Content architecture: dealing with relations

In the AEM forums I recently came across a question about slow queries. After some back and forth I understood that the poster wanted to do thousands of such queries to render a page. When rendering a product page he wanted to references the assets associated to it.

For me the approach used by the poster was straight forward, based on the assumption that the assets can reside anywhere within the repository. But that’s rarely the case. The JCR repository is not a relational database, where all you have are queries. With JCR you can also iterate through the structure. It’s a question about your content architecture and how you map it to AEM.

That means, that for such requirements like described you can easily design your application in a way, that all assets to a product are stored below the product itself.

Or for each product page there is a matching folder in the DAM where all the assets reside. So instead of a JCR query you just do a lookup of a node at a fixed location (in the first example below the subnode “assets”) or you can compute the path for the assets (/content/dam/products/prodcut_A/assets). That single lookup will always be more performant than a query, plus it’s also easier for an author to spot and work with all assets belonging to a product.

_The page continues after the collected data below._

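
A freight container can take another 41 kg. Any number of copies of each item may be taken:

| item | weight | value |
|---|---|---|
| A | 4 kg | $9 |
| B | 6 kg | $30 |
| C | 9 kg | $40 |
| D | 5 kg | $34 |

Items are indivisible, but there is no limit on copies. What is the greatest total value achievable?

Best value-per-unit is D at 34/5, and filling with it alone uses weight 8×5=40. No mix of the others beats 8×34 = 272.

$272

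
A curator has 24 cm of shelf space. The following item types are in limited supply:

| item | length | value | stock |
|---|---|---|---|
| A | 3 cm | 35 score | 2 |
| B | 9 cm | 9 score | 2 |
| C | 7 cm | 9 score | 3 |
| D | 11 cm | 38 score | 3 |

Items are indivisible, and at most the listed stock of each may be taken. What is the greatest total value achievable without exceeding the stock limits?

117 score

Top feasible selections:
- 2×A + 1×C + 1×D: length 24, value 117
- 2×A + 1×D: length 17, value 108
- 2×A + 2×C: length 20, value 88
Best: 117 score.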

Of course this is a very simplified case. Typically requirements are more complex, also asset reuse is often required. This approach does not work that easy anymore.
And there is no real recipe for it, but ways how to deal with it.

In case of creating such relations between content we often use tags. Content having the same tag are related, and can be added automatically in the list of related content or assets. Using tags as a level of indirection is ok and in the context of the forum post also quite performant (albeit the resolution itself is powered by a single query).

Another approach to come up with modelling the content structure is to look at the workflows the authoring users are supposed to use. Because they also need to understand the relationship between content, which normally leads to something intuitive. Looking at these details might also give you a hint how it can be modeled; maybe just having the referenced assets as paths as part of the product is already enough.

So, as already said in an earlier post, there are many ways to come up with a decent content architecture, but rarely recipies. In most cases it pays of to invest time into it and consider the effects it has on the authoring workflow, performance and other operational aspects.